Refinishing Tools – Use the right tools for your project.
As with any project, refinishing is more pleasant with quality tools on hand. So what wood refinishing tools do you really need, and which ones are just nice extras? It really depends on the project. As we’ve said before, there are plenty of pieces out there that just need a good cleaning. Others need stripping and refinishing, but not much else. And then there are the nightmare projects that require extensive repairs, veneer matching, and original materials. To make things easy on you, we’ve included a section on each of these common scenarios.
- Vacuum cleaner with brush attachment
- Clean, soft, lint free cloths (old cotton tee shirts work great!)
- Murphy’s oil soap, Ivory soap flakes, or another mild soap (NOT dish detergent!)
- Bucket of warm water
- Mineral spirits
- Superfine (0000) steel wool
- Burnishing cream
It’s always a good idea to use the least invasive method first; try removing surface dust with the vacuum first, then proceed to a full cleaning if that doesn’t help. Be especially careful not to damage painted or shellacked surfaces; apply a dab of mineral spirits to an inconspicuous area of the piece before beginning. If it softens or removes the finish and you want to keep the item’s original finish, you’ll need to take it to a professional.
Stripping and Refinishing Tools
Removing the Old Finish
- Chemical stripper(s) to soften the existing finish
- Lacquer thinner (only if you’re using a solvent-based stripper)
- A heat gun that can blow air at least 1000 degrees (for furniture with multiple layers of thick paint)
- Scraper(s) to remove the softened finish
- Steel bristled mini-brush
- Abrasives (00 steel wool, sanding sponges, sanding string, refinishing pads, and various grades of sandpaper to remove the old finish and smooth the surface of the wood)
Applying the New Finish
The tools and materials you’ll need to apply a new finish can vary greatly and depend on what type of finish you’re using. We provide a tools and materials list with each of our tutorials. In general, you’ll need:
- The finish
- Solvents for cleanup (maybe)
- An applicator (this can be an old rag, a brush, or a sprayer, depending on what you’re doing)
You’ll Also Need
- A well ventilated, dust-free area in which to work
- Eye protection and rubber gloves (get the heavy duty gloves, not the kind you’d use for washing dishes)

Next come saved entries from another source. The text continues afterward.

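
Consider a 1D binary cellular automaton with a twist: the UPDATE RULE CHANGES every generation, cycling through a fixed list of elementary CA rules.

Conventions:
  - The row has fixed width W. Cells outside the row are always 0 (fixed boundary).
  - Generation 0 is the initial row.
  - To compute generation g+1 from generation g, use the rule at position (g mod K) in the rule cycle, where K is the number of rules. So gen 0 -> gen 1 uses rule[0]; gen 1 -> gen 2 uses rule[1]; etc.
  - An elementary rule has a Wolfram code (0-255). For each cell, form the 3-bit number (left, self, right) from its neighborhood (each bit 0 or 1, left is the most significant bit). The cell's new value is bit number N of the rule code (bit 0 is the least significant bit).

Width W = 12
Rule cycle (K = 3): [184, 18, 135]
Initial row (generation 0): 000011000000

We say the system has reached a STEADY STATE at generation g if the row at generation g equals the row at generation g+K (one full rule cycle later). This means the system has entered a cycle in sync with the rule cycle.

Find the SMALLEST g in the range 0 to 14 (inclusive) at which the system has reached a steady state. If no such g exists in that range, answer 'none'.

Gen 0: 000011000000
Gen 1 (rule 184): 000010100000
Gen 2 (rule 18): 000100010000
Gen 3 (rule 135): 111101110111
Gen 4 (rule 184): 111011101110
Gen 5 (rule 18): 000000000001
Gen 6 (rule 135): 111111111111
Gen 7 (rule 184): 111111111110
Gen 8 (rule 18): 000000000001
Gen 9 (rule 135): 111111111111
Gen 10 (rule 184): 111111111110
Gen 11 (rule 18): 000000000001
Gen 12 (rule 135): 111111111111
Gen 13 (rule 184): 111111111110
Gen 14 (rule 18): 000000000001
Gen 15 (rule 135): 111111111111
Gen 16 (rule 184): 111111111110
Gen 17 (rule 18): 000000000001

Answer: 5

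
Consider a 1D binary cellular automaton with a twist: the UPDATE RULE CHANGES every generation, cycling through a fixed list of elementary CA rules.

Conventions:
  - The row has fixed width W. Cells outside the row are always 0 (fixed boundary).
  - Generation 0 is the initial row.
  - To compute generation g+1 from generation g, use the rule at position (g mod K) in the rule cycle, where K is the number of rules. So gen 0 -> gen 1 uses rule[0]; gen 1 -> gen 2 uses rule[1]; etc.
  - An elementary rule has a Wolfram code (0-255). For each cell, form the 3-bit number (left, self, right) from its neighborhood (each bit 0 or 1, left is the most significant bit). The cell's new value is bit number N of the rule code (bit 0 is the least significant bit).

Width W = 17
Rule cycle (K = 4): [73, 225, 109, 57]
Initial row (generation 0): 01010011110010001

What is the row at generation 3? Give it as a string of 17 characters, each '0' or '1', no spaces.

Answer: 10001011110110101

Derivation:
Gen 0: 01010011110010001
Gen 1 (rule 73): 00000010010000100
Gen 2 (rule 225): 11111000000110001
Gen 3 (rule 109): 10001011110110101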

- Lots of clean, lint-free rags (trust us!)
- Soap and a bucket of warm water for cleanup
- A metal can to dispose of your old rags in (solvent soaked rags can spontaneously combust)
For Bigger Projects
Wood refinishing tools can be inexpensive and easy to find or, in the case of more complex restoration projects, expensive and bulky. If you’re an experienced woodworker, you may already have a lathe to reproduce broken spindles or a router to smooth damaged edges or cut new dovetails. If not, we suggest you have someone else do the work; you don’t want to spend a thousand dollars to refinish a ten dollar desk or ruin a valuable antique on your first attempt with a router. Some hand tools that might prove valuable are:
- A hammer for pounding in loose nails (cushion the blow with a block of wood so you don’t dent the furniture)
- Phillips and flat-head screw drivers for tightening loose screws
- Clamps for holding things together until the glue dries
- A saw for cutting replacement parts (power tools are fine! You’ll save yourself a lot of grief)
- A drill for creating pilot holes or reaming out dowel joints when the dowel has broken off flush. With special attachments, you can also use your drill shape and sand wood, mix up finishes, and even polish the finished piece.
- Chisels (make sure they’re sharp!) and a rubber mallet for carving and shaping wood
- An iron- it’s not just for clothes! A household iron is a must for applying many types of edge-banding and veneer.
- A wood burning tool- definitely not a necessity, but you can use it to add a unique look to your furniture.
Good Products to Have on Hand
- Wood glue
- Replacement dowels or biscuits for repairing damaged joints (you can buy these from many popular woodworking catalogues, or make your own)
- A leather or vinyl repair kit
- Replacement hardware (this includes drawer slides)
- Velvet or felt (for lining drawers)
- Wood toners, bleaches, and pre-stain conditioners (for creating special effects or working with wood that’s prone to blotchiness)
- An assortment of woods (remember that you should always match wood type on historic pieces; with newer items, you can substitute a cheaper wood and stain it to match if your budget requires)
Remember that the most important thing is the end product. If you have to use unconventional refinishing tools or experiment with techniques, that’s just part of the fun!